Sandrine, początkująca dziennikarka, rozpoczyna karierę w prowincjonalnej gazecie. Z marazmu małego miasteczka wyrywa ją wiadomość o śmierci babci. Kobieta musi udać się na tajemniczą wyspę.
Zarwałam nockę dla tej książki. Po porostu nie potrafiłam jej odłożyć. To było jak świeża, morska bryza na rynku thrillerów. Wyspa, na którą popłynęła Sandrine, kompletnie mnie pochłonęła. Zamknięta społeczność i klaustrofobiczna atmosfera sprawiły, że utknęłam tam i nie potrafiłam uciec. A może nie chciałam wcale uciekać?
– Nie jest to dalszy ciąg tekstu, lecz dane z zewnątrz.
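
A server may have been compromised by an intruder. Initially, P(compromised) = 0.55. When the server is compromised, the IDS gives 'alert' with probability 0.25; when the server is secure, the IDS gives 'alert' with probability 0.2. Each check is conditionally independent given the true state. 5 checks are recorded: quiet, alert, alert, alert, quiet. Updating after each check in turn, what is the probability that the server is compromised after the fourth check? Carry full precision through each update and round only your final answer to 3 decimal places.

After 'quiet': P(compromised) = 0.75·0.5500 / (0.75·0.5500 + 0.8·0.4500) ≈ 0.5340
After 'alert': P(compromised) = 0.25·0.5340 / (0.25·0.5340 + 0.2·0.4660) ≈ 0.5889
After 'alert': P(compromised) = 0.25·0.5889 / (0.25·0.5889 + 0.2·0.4111) ≈ 0.6416
After 'alert': P(compromised) = 0.25·0.6416 / (0.25·0.6416 + 0.2·0.3584) ≈ 0.6912

0.691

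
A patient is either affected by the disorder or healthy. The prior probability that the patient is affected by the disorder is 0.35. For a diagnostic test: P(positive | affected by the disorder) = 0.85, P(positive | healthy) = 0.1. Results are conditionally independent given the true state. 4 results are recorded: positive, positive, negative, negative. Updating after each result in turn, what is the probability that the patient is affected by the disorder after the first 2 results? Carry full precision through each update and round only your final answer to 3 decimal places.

Apply Bayes' rule sequentially, carrying P(affected) forward.
After 'positive': P(affected) = 0.85·0.3500 / (0.85·0.3500 + 0.1·0.6500) ≈ 0.8207
After 'positive': P(affected) = 0.85·0.8207 / (0.85·0.8207 + 0.1·0.1793) ≈ 0.9749

0.975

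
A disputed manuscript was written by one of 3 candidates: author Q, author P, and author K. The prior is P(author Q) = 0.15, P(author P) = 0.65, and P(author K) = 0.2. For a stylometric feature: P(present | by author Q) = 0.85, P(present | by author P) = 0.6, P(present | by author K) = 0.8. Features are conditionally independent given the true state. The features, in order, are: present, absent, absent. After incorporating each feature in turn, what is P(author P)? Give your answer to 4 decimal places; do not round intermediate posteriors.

0.8707

After 'present': normaliser = 0.85·0.1500 + 0.6·0.6500 + 0.8·0.2000; P(author Q) ≈ 0.1882, P(author P) ≈ 0.5756, P(author K) ≈ 0.2362
After 'absent': normaliser = 0.15·0.1882 + 0.4·0.5756 + 0.2·0.2362; P(author Q) ≈ 0.0923, P(author P) ≈ 0.7532, P(author K) ≈ 0.1545
After 'absent': normaliser = 0.15·0.0923 + 0.4·0.7532 + 0.2·0.1545; P(author Q) ≈ 0.0400, P(author P) ≈ 0.8707, P(author K) ≈ 0.0893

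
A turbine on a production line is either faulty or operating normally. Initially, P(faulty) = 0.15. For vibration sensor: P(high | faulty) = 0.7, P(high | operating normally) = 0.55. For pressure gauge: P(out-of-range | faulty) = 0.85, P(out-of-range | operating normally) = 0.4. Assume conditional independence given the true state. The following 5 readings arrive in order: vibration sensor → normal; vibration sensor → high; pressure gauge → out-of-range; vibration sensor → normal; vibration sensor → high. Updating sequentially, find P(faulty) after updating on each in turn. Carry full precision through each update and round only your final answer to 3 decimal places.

Each posterior becomes the prior for the next update.
After vibration sensor='normal': P(faulty) = 0.3·0.1500 / (0.3·0.1500 + 0.45·0.8500) ≈ 0.1053
After vibration sensor='high': P(faulty) = 0.7·0.1053 / (0.7·0.1053 + 0.55·0.8947) ≈ 0.1302
After pressure gauge='out-of-range': P(faulty) = 0.85·0.1302 / (0.85·0.1302 + 0.4·0.8698) ≈ 0.2414
After vibration sensor='normal': P(faulty) = 0.3·0.2414 / (0.3·0.2414 + 0.45·0.7586) ≈ 0.1750
After vibration sensor='high': P(faulty) = 0.7·0.1750 / (0.7·0.1750 + 0.55·0.8250) ≈ 0.2126

0.213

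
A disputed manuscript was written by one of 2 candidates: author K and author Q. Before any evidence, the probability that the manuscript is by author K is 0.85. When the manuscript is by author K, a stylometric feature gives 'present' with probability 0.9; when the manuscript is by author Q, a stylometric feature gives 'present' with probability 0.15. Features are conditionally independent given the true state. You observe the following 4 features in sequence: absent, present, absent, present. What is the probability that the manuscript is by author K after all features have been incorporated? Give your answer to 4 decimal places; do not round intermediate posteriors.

After 'absent': P(author K) = 0.1·0.8500 / (0.1·0.8500 + 0.85·0.1500) ≈ 0.4000
After 'present': P(author K) = 0.9·0.4000 / (0.9·0.4000 + 0.15·0.6000) ≈ 0.8000
After 'absent': P(author K) = 0.1·0.8000 / (0.1·0.8000 + 0.85·0.2000) ≈ 0.3200
After 'present': P(author K) = 0.9·0.3200 / (0.9·0.3200 + 0.15·0.6800) ≈ 0.7385

0.7385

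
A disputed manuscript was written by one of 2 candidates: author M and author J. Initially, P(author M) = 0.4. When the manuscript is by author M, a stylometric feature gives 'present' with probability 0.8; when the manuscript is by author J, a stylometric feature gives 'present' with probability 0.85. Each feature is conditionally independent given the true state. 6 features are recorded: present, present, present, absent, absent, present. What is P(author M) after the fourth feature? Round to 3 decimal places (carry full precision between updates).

After 'present': P(author M) = 0.8·0.4000 / (0.8·0.4000 + 0.85·0.6000) ≈ 0.3855
After 'present': P(author M) = 0.8·0.3855 / (0.8·0.3855 + 0.85·0.6145) ≈ 0.3713
After 'present': P(author M) = 0.8·0.3713 / (0.8·0.3713 + 0.85·0.6287) ≈ 0.3572
After 'absent': P(author M) = 0.2·0.3572 / (0.2·0.3572 + 0.15·0.6428) ≈ 0.4256

0.426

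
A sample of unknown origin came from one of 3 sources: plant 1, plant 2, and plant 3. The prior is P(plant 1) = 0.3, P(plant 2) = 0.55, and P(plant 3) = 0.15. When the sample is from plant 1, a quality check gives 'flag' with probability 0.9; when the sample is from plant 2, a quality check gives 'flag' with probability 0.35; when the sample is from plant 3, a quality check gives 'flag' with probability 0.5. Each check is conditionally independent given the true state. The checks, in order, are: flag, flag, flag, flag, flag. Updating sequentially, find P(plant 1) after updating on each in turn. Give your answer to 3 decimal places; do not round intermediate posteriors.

0.959

After 'flag': normaliser = 0.9·0.3000 + 0.35·0.5500 + 0.5·0.1500; P(plant 1) ≈ 0.5023, P(plant 2) ≈ 0.3581, P(plant 3) ≈ 0.1395
After 'flag': normaliser = 0.9·0.5023 + 0.35·0.3581 + 0.5·0.1395; P(plant 1) ≈ 0.6985, P(plant 2) ≈ 0.1937, P(plant 3) ≈ 0.1078
After 'flag': normaliser = 0.9·0.6985 + 0.35·0.1937 + 0.5·0.1078; P(plant 1) ≈ 0.8378, P(plant 2) ≈ 0.0903, P(plant 3) ≈ 0.0718
After 'flag': normaliser = 0.9·0.8378 + 0.35·0.0903 + 0.5·0.0718; P(plant 1) ≈ 0.9178, P(plant 2) ≈ 0.0385, P(plant 3) ≈ 0.0437
After 'flag': normaliser = 0.9·0.9178 + 0.35·0.0385 + 0.5·0.0437; P(plant 1) ≈ 0.9590, P(plant 2) ≈ 0.0156, P(plant 3) ≈ 0.0254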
O kur zapiał! Jakie to było dobre! Jeszcze zbieram szczenę z podłogi, bo czegoś takiego nigdy wcześniej nie czytałam. Nie dziwię się, że autor został nagrodzony za tę powieść, bo to jest po prostu majstersztyk.
Mam ogromną nadzieję, że ktoś to zekranizuje. To będzie hit!
Właściwie mogłabym tak piać nad „Schronieniami” bez końca. Lepiej jednak odpuszczę i zachęcę Was do czytania. Sprawdźcie sami ile Wasz umysł jest w stanie udźwignąć.